We'd worked side by side for months, kabbitzed about life outside the newsroom, and generally got along well. My reaction caught him off-guard.

"Why not?" he asked, so I explained.

I had read "Night" in the dawning months of 1989, in one of my religion classes at college, and I had been so shaken to the core by Elie Wiesel's account of the Shoah that I think I cried for three days. At one point, he writes of his arrival at Auschwitz, "I will never forget that first night in the camp." I wasn't there, but I will never forget either.

That same class we saw "Night and Holocaust," a black-and-white documentary of Nazi atrocities, filmed around the Nuremberg hearings. There were piles of hair shaved from the heads of Jewish prisoners, snippets of film where Jews at the camps were shot for entertainment, and more horror presented matter-of-factly. I was so upset by that one I couldn't eat.

"We keep saying 'Never forget,'" I told him. "I won't."

Josh nodded thoughtfully and accepted my explanation.

"Fair enough," he said.

Yet here we are, and here I am. In the past four years we've seen a groundswell of racism and anti-Semitism in the country and around the world. Four years ago, Donald Trump linked Hillary Clinton to the imaginary cabal of Jews running the world economy; more recently he's repeated the tired calumny that America can't count on her Jewish citizens because their first loyalty is to Israel. Our country has seen armed gunmen shooting worshipers at a synagogue in Pittsburgh, and we've witnessed a parade of white supremacists marching through an American city and chanting "Jews will not replace us!" I've heard people at my church who should know better talk about George Soros and the riots and caravans of illegal immigrants he finances to destabilize America.

And let's not forget Candace Owens, who in 2019 said Hitler would have been just fine if he'd focused on making Germany great, as though foreign policy were his only flaw.

So I find myself returning to Holocaust literature deliberately for the first time in decades. Earlier this month I finished reading Wiesel's existentialist novel, "The Town Beyond the Wall," set against the backdrop of the Shoah. Now I'm opening Malka Adler's "The Brothers of Auschwitz." More of these books and these stories, I am sure, lie in my reading list in the coming weeks and months.

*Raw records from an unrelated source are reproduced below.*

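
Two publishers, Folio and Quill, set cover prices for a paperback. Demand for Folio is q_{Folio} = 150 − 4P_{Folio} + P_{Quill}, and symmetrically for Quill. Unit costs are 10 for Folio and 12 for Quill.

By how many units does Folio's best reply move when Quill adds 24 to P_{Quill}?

3

Folio's profit: π = (P_{Folio} − 10)(150 − 4P_{Folio} + P_{Quill}).
∂π/∂P_{Folio} = 190 − 8P_{Folio} + P_{Quill} = 0 ⇒ P_{Folio} = 23.75 + 0.125P_{Quill}.
The reaction-function slope is 0.125, so a 24-unit rise in P_{Quill} moves P_{Folio} by 0.125 × 24 = 3. Folio's best response rises — the actions are strategic complements.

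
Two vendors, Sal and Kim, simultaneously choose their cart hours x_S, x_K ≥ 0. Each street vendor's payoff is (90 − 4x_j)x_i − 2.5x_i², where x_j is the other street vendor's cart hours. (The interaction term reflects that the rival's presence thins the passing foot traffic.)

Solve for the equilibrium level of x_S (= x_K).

Sal's payoff is (90 − 4x_K)x_S − 2.5x_S².
∂π/∂x_S = 90 − 4x_K − 5x_S = 0, so x_S = 18 − 0.8x_K.
The game is symmetric, so in equilibrium x_K = x_S: the reaction function gives 1.8x_S = 18, hence x_S = 10.

10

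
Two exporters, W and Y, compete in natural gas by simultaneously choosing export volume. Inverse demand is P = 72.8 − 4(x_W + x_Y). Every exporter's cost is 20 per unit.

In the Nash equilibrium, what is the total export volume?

Exporter W's profit: π = x_W(72.8 − 4(x_W + x_Y)) − 20x_W.
∂π/∂x_W = 52.8 − 8x_W − 4x_Y = 0, so x_W = 6.6 − 0.5x_Y.
Setting x_W = x_Y in the reaction function: x_W = 6.6 − 0.5x_W, so x_W = 6.6 / 1.5 = 4.4.
Total export volume: 4.4 + 4.4 = 8.8.

8.8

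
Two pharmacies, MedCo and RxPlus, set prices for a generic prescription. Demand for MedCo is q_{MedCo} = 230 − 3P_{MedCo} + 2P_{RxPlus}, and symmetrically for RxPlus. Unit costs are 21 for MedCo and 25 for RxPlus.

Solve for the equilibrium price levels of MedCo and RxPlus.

MedCo's profit: π = (P_{MedCo} − 21)(230 − 3P_{MedCo} + 2P_{RxPlus}).
∂π/∂P_{MedCo} = 293 − 6P_{MedCo} + 2P_{RxPlus} = 0 ⇒ P_{MedCo} = 293/6 + (1/3)P_{RxPlus}.
Similarly P_{RxPlus} = 305/6 + (1/3)P_{MedCo}.
Substituting the second reaction function into the first: P_{MedCo} = 293/6 + (1/3)(305/6 + (1/3)P_{MedCo}), which gives (8/9)P_{MedCo} = 592/9 ⇒ P_{MedCo} = 74.
Then P_{RxPlus} = 305/6 + (1/3)·74 = 75.5.

74, 75.5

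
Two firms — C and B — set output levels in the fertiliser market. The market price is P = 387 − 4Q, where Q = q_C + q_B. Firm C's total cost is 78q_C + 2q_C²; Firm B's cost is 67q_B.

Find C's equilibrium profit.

1332.06

Firm C's profit: π = q_C(387 − 4(q_C + q_B)) − 78q_C − 2q_C².
∂π/∂q_C = 309 − 12q_C − 4q_B = 0, so q_C = 25.75 − (1/3)q_B.
For B: ∂π/∂q_B = 320 − 8q_B − 4q_C = 0 ⇒ q_B = 40 − 0.5q_C.
Solving the two reaction functions simultaneously: (1 − (−1/3)(−0.5))q_C = 25.75 − (1/3)·40, so (5/6)q_C = 149/12 and q_C = 14.9.
Then q_B = 40 − 0.5·14.9 = 32.55.
Price P = 387 − 4·47.45 = 197.2.
C's profit: (197.2 − 78)·14.9 − 2(14.9)² = 1332.06.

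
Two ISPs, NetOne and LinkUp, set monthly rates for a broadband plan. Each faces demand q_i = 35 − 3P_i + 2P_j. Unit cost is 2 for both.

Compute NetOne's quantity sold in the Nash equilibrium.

24.75

NetOne's profit: π = (P_{NetOne} − 2)(35 − 3P_{NetOne} + 2P_{LinkUp}).
∂π/∂P_{NetOne} = 41 − 6P_{NetOne} + 2P_{LinkUp} = 0 ⇒ P_{NetOne} = 41/6 + (1/3)P_{LinkUp}.
By symmetry P_{LinkUp} = P_{NetOne}; substituting into the reaction function, (2/3)P_{NetOne} = 41/6 and P_{NetOne} = 10.25.
q_{NetOne} = 35 − 3·10.25 + 2·10.25 = 24.75.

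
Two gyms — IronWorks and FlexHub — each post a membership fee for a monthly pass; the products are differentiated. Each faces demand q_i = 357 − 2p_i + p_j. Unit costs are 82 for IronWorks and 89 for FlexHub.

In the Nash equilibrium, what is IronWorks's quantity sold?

185.2

IronWorks's profit: π = (p_{IronWorks} − 82)(357 − 2p_{IronWorks} + p_{FlexHub}).
∂π/∂p_{IronWorks} = 521 − 4p_{IronWorks} + p_{FlexHub} = 0 ⇒ p_{IronWorks} = 130.25 + 0.25p_{FlexHub}.
Similarly p_{FlexHub} = 133.75 + 0.25p_{IronWorks}.
Solving the two reaction functions simultaneously: (1 − (0.25)(0.25))p_{IronWorks} = 130.25 + 0.25·133.75, so 0.9375p_{IronWorks} = 163.6875 and p_{IronWorks} = 174.6.
Then p_{FlexHub} = 133.75 + 0.25·174.6 = 177.4.
q_{IronWorks} = 357 − 2·174.6 + 177.4 = 185.2.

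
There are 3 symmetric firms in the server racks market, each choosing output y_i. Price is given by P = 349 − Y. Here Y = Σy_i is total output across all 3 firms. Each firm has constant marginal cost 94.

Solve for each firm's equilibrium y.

63.75

A representative firm's profit is π_i = y_i(349 − Y) − 94y_i, with Y = y_i + Σ_{j≠i} y_j.
First-order condition: 255 − 2y_i − Σ_{j≠i} y_j = 0.
Imposing symmetry (y_j = y for all j) turns Σ_{j≠i} y_j into 2y, so 255 = 4y and y = 63.75.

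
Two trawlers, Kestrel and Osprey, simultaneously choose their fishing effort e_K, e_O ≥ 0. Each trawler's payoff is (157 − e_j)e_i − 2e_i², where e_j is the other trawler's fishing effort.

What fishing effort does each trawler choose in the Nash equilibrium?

Kestrel's payoff is (157 − e_O)e_K − 2e_K².
∂π/∂e_K = 157 − e_O − 4e_K = 0, so e_K = 39.25 − 0.25e_O.
Setting e_K = e_O in the reaction function: e_K = 39.25 − 0.25e_K, so e_K = 39.25 / 1.25 = 31.4.

31.4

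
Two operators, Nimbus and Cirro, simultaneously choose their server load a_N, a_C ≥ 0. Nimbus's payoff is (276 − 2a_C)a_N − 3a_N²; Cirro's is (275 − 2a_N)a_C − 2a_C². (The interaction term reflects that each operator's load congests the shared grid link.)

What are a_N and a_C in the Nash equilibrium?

Expanding Nimbus's payoff: 276a_N − 2a_Ca_N − 3a_N².
∂π/∂a_N = 276 − 2a_C − 6a_N = 0, so a_N = 46 − (1/3)a_C.
Likewise for Cirro: a_C = 68.75 − 0.5a_N.
Solving the two reaction functions simultaneously: (1 − (−1/3)(−0.5))a_N = 46 − (1/3)·68.75, so (5/6)a_N = 277/12 and a_N = 27.7.
Then a_C = 68.75 − 0.5·27.7 = 54.9.

27.7, 54.9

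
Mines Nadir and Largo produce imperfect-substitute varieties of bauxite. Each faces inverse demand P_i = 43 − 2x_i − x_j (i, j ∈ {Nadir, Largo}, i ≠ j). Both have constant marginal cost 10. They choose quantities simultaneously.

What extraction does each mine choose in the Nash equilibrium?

6.6

Mine Nadir's profit: π = x_{Nadir}(43 − 2x_{Nadir} − x_{Largo}) − 10x_{Nadir}.
∂π/∂x_{Nadir} = 33 − 4x_{Nadir} − x_{Largo} = 0 ⇒ x_{Nadir} = 8.25 − 0.25x_{Largo}.
Setting x_{Nadir} = x_{Largo} in the reaction function: x_{Nadir} = 8.25 − 0.25x_{Nadir}, so x_{Nadir} = 8.25 / 1.25 = 6.6.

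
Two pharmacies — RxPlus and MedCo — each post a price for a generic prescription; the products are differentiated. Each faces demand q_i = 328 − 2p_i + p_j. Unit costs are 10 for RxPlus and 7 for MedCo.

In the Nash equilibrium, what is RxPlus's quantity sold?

RxPlus's profit: π = (p_{RxPlus} − 10)(328 − 2p_{RxPlus} + p_{MedCo}).
∂π/∂p_{RxPlus} = 348 − 4p_{RxPlus} + p_{MedCo} = 0 ⇒ p_{RxPlus} = 87 + 0.25p_{MedCo}.
Similarly p_{MedCo} = 85.5 + 0.25p_{RxPlus}.
Plugging p_{MedCo} into RxPlus's best response: p_{RxPlus} = 87 + 0.25(85.5 + 0.25p_{RxPlus}) ⇒ 0.9375p_{RxPlus} = 108.375, so p_{RxPlus} = 115.6.
Then p_{MedCo} = 85.5 + 0.25·115.6 = 114.4.
q_{RxPlus} = 328 − 2·115.6 + 114.4 = 211.2.

211.2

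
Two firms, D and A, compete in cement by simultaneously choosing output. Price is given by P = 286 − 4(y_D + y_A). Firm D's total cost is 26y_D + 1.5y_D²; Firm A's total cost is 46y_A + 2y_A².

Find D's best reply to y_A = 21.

Firm D's profit: π = y_D(286 − 4(y_D + y_A)) − 26y_D − 1.5y_D².
∂π/∂y_D = 260 − 11y_D − 4y_A = 0, so y_D = 260/11 − (4/11)y_A.
At y_A = 21: y_D = 260/11 − (4/11)·21 = 16.

16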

Hitler and his fellows, it should be remembered, systematically killed six million Jews during the period of World War II, in an act we remember as the Shoah, or the Holocaust. This was not a crime against humanity; as Wiesel once argued, it was aimed at Jews specifically because they were Jews, and in the eyes of the Nazis and much of the rest of the world that made them less than human. There were others who died at the camps, but none was targeted for extermination as methodically nor as purposefully as the Jews were.

Never again. We dare not let ourselves forget.